With explicit DNSWL lookups, indeed "defer_if_reject" is acceptable, since
the DWL is operated locally or by a competent provider and persistent temp
failure of lookups is less likely. So it seems to me that this has cleaner
semantics than "check_client_access" with name-based "OK" results, provided
the DWL lookup-key is an address, not a domain name!

--
Viktor.

P.S. Morgan Stanley is looking for a New York City based, Senior Unix
system/email administrator to architect and sustain our perimeter email
environment. If you are interested, please drop me a note.

From: Noel Jones on
On 3/15/2010 3:39 PM, Victor Duchovni wrote:
> On Mon, Mar 15, 2010 at 03:29:46PM -0500, Noel Jones wrote:
>
>> I suppose the "failed DNS whitelist lookup" problem could be mostly avoided
>> if the DEFER_IF_REJECT flag was raised on lookup failure. That would allow
>> known good mail to pass, and rejected mail would get a safety net.

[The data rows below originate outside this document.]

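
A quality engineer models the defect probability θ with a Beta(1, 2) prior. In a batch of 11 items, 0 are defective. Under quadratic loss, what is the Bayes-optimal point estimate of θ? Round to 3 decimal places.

0.071

Posterior: Beta(1+0, 2+11) = Beta(1, 13).
Since α = 1 ≤ 1 and β > 1, the Beta density is monotone decreasing on [0,1]; the mode is at 0.
Mean = 1/(1+13) = 0.071.
Quadratic loss ⇒ the optimal estimator is the posterior mean.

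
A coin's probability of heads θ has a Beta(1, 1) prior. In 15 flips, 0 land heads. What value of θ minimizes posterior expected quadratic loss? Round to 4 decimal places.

0.0588

Posterior: Beta(1+0, 1+15) = Beta(1, 16).
Since α = 1 ≤ 1 and β > 1, the Beta density is monotone decreasing on [0,1]; the mode is at 0.
Mean = 1/(1+16) = 0.0588.
Quadratic loss ⇒ the optimal estimator is the posterior mean.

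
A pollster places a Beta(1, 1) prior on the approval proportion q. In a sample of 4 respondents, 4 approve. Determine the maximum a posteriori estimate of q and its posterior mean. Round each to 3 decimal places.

Posterior: Beta(1+4, 1+0) = Beta(5, 1).
Since β = 1 ≤ 1 and α > 1, the Beta density is monotone increasing on [0,1]; the mode is at 1.
Mean = 5/(5+1) = 0.833.

maximum a posteriori estimate = 1.000, posterior mean = 0.833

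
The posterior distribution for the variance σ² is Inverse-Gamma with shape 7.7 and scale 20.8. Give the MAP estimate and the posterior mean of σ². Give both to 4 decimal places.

MAP = 2.3908; posterior mean = 3.1045

Mode = β/(α+1) = 20.8/8.7 = 2.3908.
Mean = β/(α−1) = 20.8/6.7 = 3.1045.
Right-skewed posterior ⇒ mode < mean.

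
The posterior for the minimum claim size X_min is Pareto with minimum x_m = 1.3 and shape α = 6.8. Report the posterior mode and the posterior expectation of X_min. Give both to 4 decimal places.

MAP = 1.3000; posterior mean = 1.5241

The Pareto density is strictly decreasing on [x_m, ∞), so the mode is x_m = 1.3000.
Mean = α·x_m/(α−1) = 6.8·1.3/5.8 = 1.5241.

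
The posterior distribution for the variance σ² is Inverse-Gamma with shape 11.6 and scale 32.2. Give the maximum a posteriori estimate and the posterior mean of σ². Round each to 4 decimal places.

maximum a posteriori estimate = 2.5556, posterior mean = 3.0377

Mode = β/(α+1) = 32.2/12.6 = 2.5556.
Mean = β/(α−1) = 32.2/10.6 = 3.0377.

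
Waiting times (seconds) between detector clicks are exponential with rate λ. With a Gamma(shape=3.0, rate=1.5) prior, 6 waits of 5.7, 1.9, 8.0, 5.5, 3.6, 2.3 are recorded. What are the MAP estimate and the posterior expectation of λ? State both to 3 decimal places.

Σ times = 27.0. Posterior: Gamma(shape = 3.0+6 = 9.0, rate = 1.5+27.0 = 28.5).
Mode = (α−1)/β = 8.0/28.5 = 0.281.
Mean = α/β = 9.0/28.5 = 0.316.

λ_MAP = 0.281, E[λ|data] = 0.316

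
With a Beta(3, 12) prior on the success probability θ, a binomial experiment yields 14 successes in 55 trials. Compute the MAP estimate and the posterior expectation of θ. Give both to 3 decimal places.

θ_MAP = 0.235, E[θ|data] = 0.243

Posterior: Beta(3+14, 12+41) = Beta(17, 53).
Mode = (17−1)/(17+53−2) = 16/68 = 0.235.
Mean = 17/(17+53) = 17/70 = 0.243.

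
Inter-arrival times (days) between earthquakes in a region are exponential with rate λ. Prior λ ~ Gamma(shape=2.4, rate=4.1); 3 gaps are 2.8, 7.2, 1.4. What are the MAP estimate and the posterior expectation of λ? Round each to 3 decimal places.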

IIRC
>> last time we discussed this, DEFER_IF_REJECT wasn't invented yet (at least
>> not in it's current form).
>
> With name-based white-lists (check_client_access with names rather
> than addresses as keys) "defer_if_reject" is not a good option for all
> anonymous clients.
>
> With explicit DNSWL lookups, indeed "defer_if_reject" is acceptable, since
> the DWL is operated locally or by a competent provider and persistent temp
> failure of lookups is less likely. So it seems to me that this has cleaner
> semantics than "check_client_access" with name-based "OK" results, provided
> the DWL lookup-key is an address, not a domain name!
>

What do you think about extending rbl_reply_maps to accept
access(5) actions? That might be a suitable generalized
interface. Or maybe just too much rope...


-- Noel Jones

From: Wietse Venema on
Victor Duchovni:
> With explicit DNSWL lookups, indeed "defer_if_reject" is acceptable, since
> the DWL is operated locally or by a competent provider and persistent temp
> failure of lookups is less likely. So it seems to me that this has cleaner
> semantics than "check_client_access" with name-based "OK" results, provided
> the DWL lookup-key is an address, not a domain name!

A client hostname is bad because it may not be available, but what
is the problem with helo/sender/recipient domains?